Rather than trying to write a comprehensive history of the closing campaigns of the war, Konev chooses, instead, to tell the story as he experienced it. Rather than using external sources to present what was really happening, he tries to present the story to us in the same chaotic atmosphere in which he had to operate. The pretension is that we must only know what he himself knew in order to understand how he arrived at his decisions. As a result, we see the war not from above, with its broad horizons and clear view, but embedded deep within the command structure with its narrow focus and cacophonous din. Once the command to attack is given and the tanks roll forward, the army and its commander become separated in space and time.

The book begins with the break out from the Sandomierz bridgehead on the Vistula River in Poland on January 12, 1945. By this time in the war, the Russians had amassed overwhelming quantities of material. Their men were well trained and battle hardened. Brimming with confidence, they were sure of their victory.

In contrast, the German Wehrmacht was a pale shadow of its former self. Their personnel losses had far exceeded the rate at which the natural maturation of the population could replenish their ranks with new cohorts. Instead, to fill the gaps they were recruiting both the young and old.
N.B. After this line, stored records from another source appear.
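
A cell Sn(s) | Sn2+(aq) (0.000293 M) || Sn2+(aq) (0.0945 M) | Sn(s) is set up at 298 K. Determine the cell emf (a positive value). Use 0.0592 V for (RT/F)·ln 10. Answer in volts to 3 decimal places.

0.074 V

For a concentration cell E°cell = 0, since both electrodes use the same couple.
The compartment with the higher Sn2+(aq) concentration (0.0945 M) acts as the cathode; ions are reduced there and produced at the dilute (0.000293 M) anode.
With n = 2, Ecell = −(0.0592/2)·log([dilute]/[conc]) = −(0.0592/2)·log(0.000293/0.0945) = +0.074 V.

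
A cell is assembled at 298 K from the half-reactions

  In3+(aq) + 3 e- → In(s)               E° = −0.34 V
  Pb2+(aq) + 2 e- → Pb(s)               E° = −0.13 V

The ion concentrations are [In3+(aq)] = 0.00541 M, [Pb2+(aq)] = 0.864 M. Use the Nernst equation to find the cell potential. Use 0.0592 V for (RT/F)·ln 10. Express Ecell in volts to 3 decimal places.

Pb²⁺/Pb is reduced (cathode, E° = −0.13 V) and In³⁺/In is oxidized (anode).
E°cell = E°cat − E°an = −0.13 − (−0.34) = +0.21 V; n = 6.
Balancing gives 3 Pb2+(aq) + 2 In(s) → 3 Pb(s) + 2 In3+(aq); hence Q = [In3+(aq)]^2 / [Pb2+(aq)]^3 = 4.54×10^−5 (log Q = −4.343).
E = E° − (0.0592/n)·log Q = +0.21 − (0.0592/6)(−4.343) = +0.253 V.

+0.253 V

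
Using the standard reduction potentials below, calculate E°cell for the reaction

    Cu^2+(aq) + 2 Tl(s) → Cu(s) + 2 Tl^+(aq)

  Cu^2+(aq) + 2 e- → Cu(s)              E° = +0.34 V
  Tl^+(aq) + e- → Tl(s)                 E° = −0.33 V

In the reaction as written, Cu^2+(aq) is reduced (cathode) and Tl^+(aq) is produced by oxidation at the anode.
E°cell = E°(cathode) − E°(anode) = +0.34 − (−0.33) = +0.67 V.

+0.67 V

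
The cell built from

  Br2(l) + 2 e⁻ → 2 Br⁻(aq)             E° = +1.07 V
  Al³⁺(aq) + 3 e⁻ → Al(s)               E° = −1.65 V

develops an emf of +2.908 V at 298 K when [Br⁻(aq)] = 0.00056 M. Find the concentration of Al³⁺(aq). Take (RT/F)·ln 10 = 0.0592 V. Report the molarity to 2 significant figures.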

Out gunned and out manned, the Wehrmacht was beyond salvation, but fought on bitterly to the end. When the 1st Ukrainian reaches Berlin, Konev recalls, "There were all sorts of people on the Teltow Canal, especially in the Volkssturm battalions, which consisted of regular soldiers, old men and adolescents who wept but fought on, and with their panzerfausts set our tanks on fire."

Marshall Konev is not a deep or reflective thinker. There is no room for moral insight beyond the mechanical anti-American denunciation of the bombing of Dresden, which seems hypocritical given the Soviets' own bloody record at Budapest. Where the book shines is in its depiction of a commander's eye view of modern warfare. Whether he is detailing the careful preparation and planning for the break out at Sandomierz or recounting the vertiginous Berlin Operation, you feel as though you have entered his world for a moment.

During that last mad rush to reach Berlin before the Americans, I. S. Konev and G. K. Zhukov seem to be tempting fate, pushing their armies to the limit, improvising a vast, chaotic operation. Rather than systematically crushing the German army, they force their way through weakness in the German lines, sweeping around stronger pockets of resistance to stab at the heart of Berlin. But leaving such strong pockets of organized resistance in your rear areas just results in an unfocused, 360 degree brawl. While Konev is trying to force the Teltow Canal to reach Berlin from the south, he directing a dizzying array of operations in all directions to contain the armies he has bypassed. In the end, you are left with the feeling that the Soviets were dancing on the edge of a precipice in that final assault. Only their massive force of arms and the exhausted nature of the Wehrmacht saved them from catastrophe.